そうこうしているうちにお手洗いの外が騒がしくなり衛兵がお手洗いの外から顔を覗かせました。
「申し訳ないのですが入ってこないでくださいます?ご覧の通り王家の影と衛兵に襲撃を受けましたので父の到着を待って状況を把握したいのです」
「はあ?…え…いやその」
「大丈夫。もう着いたから君達は一旦待機ね」
衛兵の肩を叩いてお父様がお手洗いに入ってきました。室内を見回して状況を確認して私に顔を向けます。怒られるか褒められるか一瞬緊張しましたが、お父様は私の頭に手を乗せて「よくやった」と言ってくれました。

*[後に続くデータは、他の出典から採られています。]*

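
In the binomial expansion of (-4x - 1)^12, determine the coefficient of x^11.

50331648

The general term is C(12,j)·(-4x)^j·(-1)^(12-j); the x^11 term has j = 11.
C(12,11) = 12.
Coefficient = C(12,11) · (-4)^11 · (-1)^1 = 12 · (-4194304) · (-1) = 50331648.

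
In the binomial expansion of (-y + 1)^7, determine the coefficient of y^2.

21

The general term is C(7,j)·(-y)^j·(1)^(7-j); the y^2 term has j = 2.
C(7,2) = 21.
Coefficient = C(7,2) = 21.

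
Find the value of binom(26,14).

9657700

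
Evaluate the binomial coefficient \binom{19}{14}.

C(19,14) = C(19,5) by symmetry.
C(19,5) = (19·18·17·16·15) / 5! = 1395360 / 120 = 11628.

11628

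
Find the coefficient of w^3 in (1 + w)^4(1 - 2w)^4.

Coefficient of w^3 = Σ_{j} C(4,j)·1^j·C(4,3-j)·(-2)^(3-j) for j from 0 to 3.
= (-32) + 96 + (-48) + 4 = 20.

20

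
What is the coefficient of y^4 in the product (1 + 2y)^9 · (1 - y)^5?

-79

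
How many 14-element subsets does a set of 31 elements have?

265182525

C(31,14) = (31·30·29·28·27·26·25·24·23·22·21·20·19·18) / 14! = 23118159385601280000 / 87178291200 = 265182525.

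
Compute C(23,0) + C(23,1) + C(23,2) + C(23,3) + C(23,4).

1 + 23 + 253 + 1771 + 8855 = 10903.

10903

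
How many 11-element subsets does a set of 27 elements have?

C(27,11) = (27·26·25·24·23·22·21·20·19·18·17) / 11! = 520431047136000 / 39916800 = 13037895.

13037895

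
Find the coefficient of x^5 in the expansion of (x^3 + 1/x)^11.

General term: C(11,j)·(x^3)^j·(1/x)^(11-j), with x-exponent 3j − 1(11−j) = 4j − 11.
Set 4j − 11 = 5: j = 4.
C(11,4) = 330; 1^4 = 1; 1^7 = 1.
Coefficient = 330 · 1 · 1 = 330.

330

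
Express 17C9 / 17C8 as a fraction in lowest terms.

1

C(n,k+1)/C(n,k) = (n−k)/(k+1) = (17−8)/(8+1) = 9/9 = 1.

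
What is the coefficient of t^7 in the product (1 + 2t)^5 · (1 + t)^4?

592

Coefficient of t^7 = Σ_{j} C(5,j)·2^j·C(4,7-j)·1^(7-j) for j from 3 to 5.
= 80 + 320 + 192 = 592.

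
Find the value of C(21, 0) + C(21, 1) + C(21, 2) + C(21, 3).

1562

1 + 21 + 210 + 1330 = 1562.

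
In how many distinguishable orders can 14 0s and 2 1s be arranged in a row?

Choose positions for the 0s: C(16,14) = 120.

120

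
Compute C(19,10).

C(19,10) = C(19,9) by symmetry.
C(19,9) = (19·18·17·16·15·14·13·12·11) / 9! = 33522128640 / 362880 = 92378.

92378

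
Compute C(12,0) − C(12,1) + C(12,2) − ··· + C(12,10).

11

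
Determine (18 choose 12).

18564

C(18,12) = C(18,6) by symmetry.
C(18,6) = (18·17·16·15·14·13) / 6! = 13366080 / 720 = 18564.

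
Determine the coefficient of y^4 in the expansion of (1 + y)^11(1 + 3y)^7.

27420

Coefficient of y^4 = Σ_{j} C(11,j)·1^j·C(7,4-j)·3^(4-j) for j from 0 to 4.
= 2835 + 10395 + 10395 + 3465 + 330 = 27420.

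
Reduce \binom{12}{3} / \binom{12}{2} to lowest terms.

C(n,k+1)/C(n,k) = (n−k)/(k+1) = (12−2)/(2+1) = 10/3.

10/3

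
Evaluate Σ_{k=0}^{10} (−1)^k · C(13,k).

The partial alternating sum Σ_{k=0}^{10} (−1)^k C(13,k) = (−1)^10 C(12,10) = 66.

66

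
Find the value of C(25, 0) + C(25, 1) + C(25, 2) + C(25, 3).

2626

1 + 25 + 300 + 2300 = 2626.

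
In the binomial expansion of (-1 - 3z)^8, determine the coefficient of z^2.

The general term is C(8,j)·(-1)^j·(-3z)^(8-j); the z^2 term has j = 6.
C(8,6) = 28.
Coefficient = C(8,6) · (-3)^2 = 28 · 9 = 252.

252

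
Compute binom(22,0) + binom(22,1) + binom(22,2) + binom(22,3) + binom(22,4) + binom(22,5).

35443

1 + 22 + 231 + 1540 + 7315 + 26334 = 35443.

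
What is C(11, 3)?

C(11,3) = (11·10·9) / 3! = 990 / 6 = 165.

165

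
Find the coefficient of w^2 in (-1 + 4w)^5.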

「怪我しないでよかった。あとは私に任せてくれるかな?」
ほっとしてヨシヨシされている私にお父様が続けます。頷くと一瞬の浮遊感と共に視界が暗転し、次の瞬間には宰相様の執務室に立っていました。またお父様が転移で消えるのと同時にお母様が駆け寄ってきます。
「ユフィちゃん大丈夫?」
心配するお母様に大丈夫であることを伝えて宰相様に目を向けます。
「襲われたと聞いたが、何が起きたのかな?」
緊張する宰相様とお母様に先ほど何があったのかを伝えます。
「ここ王宮で顔をマスクで隠しているのは王家の影だ。陛下の差金だろうな」
「間違っていたら申し訳ないのですが衛兵の方も昏倒させました。大丈夫でしょうか?」
「影といえどエルンストのように転移ができるわけじゃない。手洗いのドアを通って入ったんだからその衛兵も影の仲間だな」
その言葉にほっと胸を撫で下ろし、使用人が入れてくれたお茶が置かれた席につきました。
間も無くしてお父様が転移してこられ、事態を騎士団に預けてきたことが報告されました。騎士団は近衛や影と違って陛下ではなく議会の指揮下にあるので、強権のない陛下にうやむやにされることはないだろうということです。
「これでまた一つ罪状が加わった。おおかた君を拉致して交渉材料に使おうと考えたんだろうが、君を侮ってしまったのが運の尽きだな」
「あの場での制圧劇を見ていないのか信じたくないのか、いずれにせよ早く終わりにしないと怪我人ばかりが増えていくな」
宰相様が立ち上がります。
「すでに議会の決は取ってある。これから陛下のところへ行って、君達へ謝罪するよう説得してこよう。それがダメなら拘束する」
諦めたような力の抜けた顔で宰相様が私達を見ます。すでに議会も承認済みとは思いませんでした。
「ああ頼むよ。公開の場で謝罪するなら呪いだけは解除してやる。苦しんで死ぬのか断頭台で死ぬのか本人に決めさせるといい」
「わかった。追って連絡するから何日か待っていてくれ」
そう言って宰相様は執務室から出ていかれました。使用人にお礼を言って私達も別荘へと転移で戻ります。
そして数日後に陛下と殿下から謝罪の申し出が宰相様を通じて当家に伝えられました。